We should not be expecting the law to change so that centralized agents in crypto can run around with more power. That's not going to fix anything, and will obviously make the situation even worse. It's quite obvious that what actually needs to happen is that we remove these agents from power entirely and build systems and algorithms that regulate themselves. Easier said than done, to be sure. It's a journey more than a destination.

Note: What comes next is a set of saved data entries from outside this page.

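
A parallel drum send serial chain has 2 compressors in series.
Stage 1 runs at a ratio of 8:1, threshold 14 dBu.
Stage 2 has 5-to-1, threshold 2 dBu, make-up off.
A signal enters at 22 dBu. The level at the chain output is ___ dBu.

4.6 dBu

Stage 1: overshoot 8 dB → 8/8 = 1 dB → 15 dBu.
Stage 2: overshoot 13 dB → 13/5 = 2.6 dB → 4.6 dBu.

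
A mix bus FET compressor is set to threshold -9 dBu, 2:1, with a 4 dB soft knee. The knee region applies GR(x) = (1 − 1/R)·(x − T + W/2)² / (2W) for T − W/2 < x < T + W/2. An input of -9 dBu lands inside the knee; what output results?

-9.25 dBu

x − T + W/2 = -9 − (-9) + 2 = 2.
GR = (1 − 1/2) × 2² / 8 = 0.5 × 4 / 8 = 0.25 dB.
Output = -9 − 0.25 = -9.25 dBu.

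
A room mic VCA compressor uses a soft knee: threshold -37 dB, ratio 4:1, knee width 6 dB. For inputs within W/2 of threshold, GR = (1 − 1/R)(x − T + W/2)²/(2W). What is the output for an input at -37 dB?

-37.5625 dB

x − T + W/2 = -37 − (-37) + 3 = 3.
GR = (1 − 1/4) × 3² / 12 = 0.75 × 9 / 12 = 0.5625 dB.
Output = -37 − 0.5625 = -37.5625 dB.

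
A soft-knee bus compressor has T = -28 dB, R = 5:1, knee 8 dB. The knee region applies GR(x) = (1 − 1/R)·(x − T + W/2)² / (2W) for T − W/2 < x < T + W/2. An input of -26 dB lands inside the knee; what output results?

-27.8 dB

x − T + W/2 = -26 − (-28) + 4 = 6.
GR = (1 − 1/5) × 6² / 16 = 0.8 × 36 / 16 = 1.8 dB.
Output = -26 − 1.8 = -27.8 dB.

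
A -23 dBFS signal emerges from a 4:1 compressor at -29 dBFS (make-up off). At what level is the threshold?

Input is 8 dB above T (since output overshoot × R = input overshoot: (-29 − T)·4 = -23 − T gives T = -31 dBFS).
Check: -31 + (-23 − (-31))/4 = -31 + 2 = -29 dBFS. ✓

-31 dBFS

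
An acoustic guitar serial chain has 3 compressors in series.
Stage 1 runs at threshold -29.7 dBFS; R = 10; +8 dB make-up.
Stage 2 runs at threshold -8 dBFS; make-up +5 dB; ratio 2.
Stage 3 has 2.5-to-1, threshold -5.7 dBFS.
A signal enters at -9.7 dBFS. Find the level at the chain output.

Stage 1: 20 dB above -29.7 dBFS, reduced 10:1 to 2 dB above → -27.7 dBFS; +8 dB make-up → -19.7 dBFS.
Stage 2: below threshold (-19.7 ≤ -8); passes unchanged; make-up brings it to -14.7 dBFS.
Stage 3: -14.7 dBFS is at or below the -5.7 dBFS threshold — no compression; output -14.7 dBFS.

-14.7 dBFS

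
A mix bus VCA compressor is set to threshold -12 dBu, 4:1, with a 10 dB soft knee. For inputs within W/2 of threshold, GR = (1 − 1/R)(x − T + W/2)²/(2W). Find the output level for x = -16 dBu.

x − T + W/2 = -16 − (-12) + 5 = 1.
GR = (1 − 1/4) × 1² / 20 = 0.75 × 1 / 20 = 0.0375 dB.
Output = -16 − 0.0375 = -16.0375 dBu.

-16.0375 dBu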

The leaders on the cutting edge should always be looking for ways to automate themselves out of the equation. Imagine that! It's the ultimate conflict of interest. No wonder why decentralization happens so slowly: the person in charge needs to sign off on their own irrelevance. This is not something we see happen often in the real world, but much like Satoshi Nakamoto's anonymity, it should be something that becomes more mainstream and accepted over time. Value eventually tends to flow where it is most effective when it comes to new tech.
Conclusion
Having such an explosive green day feels like a new experience, does it not? It's been a while, but the FTX contagion seems to be past us. Now we begin the slow grind upward to undo all the damage that was done by UST and 3AC. We shouldn't expect this to happen particularly quickly, but it's quite possible by summertime that we make it all the way back to $50k.
Unfortunately, given the state of the greater economy, even a spike to $50k will likely end in a short-lived celebration. We have no reason to believe that the legacy markets will claw their way out of this recession within the next 12 months. All we can do is let them flounder and hope our lifeboat doesn't capsize again.